Le débat sur la grève étudiante s’amorce dans plusieurs cégeps et universités du Québec. Malgré tout, cette grève n’a pas la portée qu’elle devrait avoir.

Une grève, c’est un arrêt de travail temporaire pour établir un rapport de force. Habituellement, durant un tel événement, l’employeur subit des pertes de productivité et l’employé subit une perte de salaire. Si le conflit perdure, les deux parties sont à long terme perdantes (si les pertes causées par l’arrêt de travail s’avèrent supérieures aux gains obtenus au bout de la négociation.) Ainsi, selon la théorie des jeux, la stratégie dominante serait de régler le conflit rapidement. Évidemment, parfois, les demandes de part et d’autre sont tellement grandes qu’il vaut mieux jouer à qui aura la plus grande endurance que de céder.

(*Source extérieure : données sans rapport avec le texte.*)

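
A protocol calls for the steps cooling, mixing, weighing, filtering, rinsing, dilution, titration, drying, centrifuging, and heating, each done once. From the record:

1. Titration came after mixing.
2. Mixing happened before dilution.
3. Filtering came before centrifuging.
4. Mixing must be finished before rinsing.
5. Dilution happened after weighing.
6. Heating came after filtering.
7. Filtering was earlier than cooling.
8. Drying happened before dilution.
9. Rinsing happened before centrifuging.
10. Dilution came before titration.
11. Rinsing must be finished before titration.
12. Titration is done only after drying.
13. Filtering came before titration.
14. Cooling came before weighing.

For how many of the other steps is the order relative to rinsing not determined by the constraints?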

Le problème avec la grève étudiante, c’est que le rapport de force n’est pas le même. Premièrement, le corps professoral est souvent prêt à accommoder les grévistes en étirant la session. Comme les miracles n’existent pas, il y a une limite temporelle permettant ou non de sauver une session, mais il y a une flexibilité de quelques semaines. Deuxièmement, l’étudiant qui perd sa session nuit principalement à lui-même. Si le gouvernement sent que le vote électoral lui sera plus favorable en tenant la ligne dure, il ne bronchera pas.

Normalement, une grève a des conséquences.  Les étudiants devraient comprendre que de
donner un mandat de grève illimitée, c’est mettre en péril sa session et assumer les conséquences qui s’en suivent.

Au collégial, par exemple, les enseignants sont libérés à la mi-juin. S’il y a vote de grève durant quelques semaines, les enseignants pourraient techniquement refuser d’enseigner au-delà de cette période. Ce qui génèrerait automatiquement un retard dans le plan de formation des étudiants, et par conséquent, augmenterait le coût de leurs études. Ironiquement, c’est la raison même du déclenchement de la grève.

De plus, si une session est perdue, on se retrouve à décaler le cheminement de tous les étudiants en grèves, ce qui donne un goulot d’étranglement à la rentrée en septembre suivant. Si la ministre Beauchamp assume ses responsabilités, elle devrait simplement donner priorité d’inscription aux nouveaux étudiants qui entrent dans le programme.

Une grève génère des conséquences. Elle représente un droit, mais avec chaque droit vient une responsabilité.  Ainsi, le fait de suspendre ses cours pendant quelques semaines ne devra diminuer en rien les exigences demandées pour la réussite d’un cours.

Si j’étais un étudiant, je regarderais mon rapport de force et évaluerait mon espérance mathématique. Premièrement, ai-je une chance de remporter ce combat? Si oui, à quel pourcentage? Quelle sera l’issue du règlement final? Si le gouvernement tient son bout, l’étudiant se sera pénalisé, sans gain.

Retarder ses études, c’est retarder son entrée sur le marché du travail, c’est augmenter la période durant laquelle nous avons des frais, mais aucun rendement sur notre investissement en capital humain. Parfois, il faut choisir ses batailles, est-ce que le gel des frais de scolarité est une
bataille qui permettra de gagner la guerre? Quand on va à la guerre avec des fusils à l’eau, on s’expose à se retrouver dans le rôle de l’arroseur arrosé.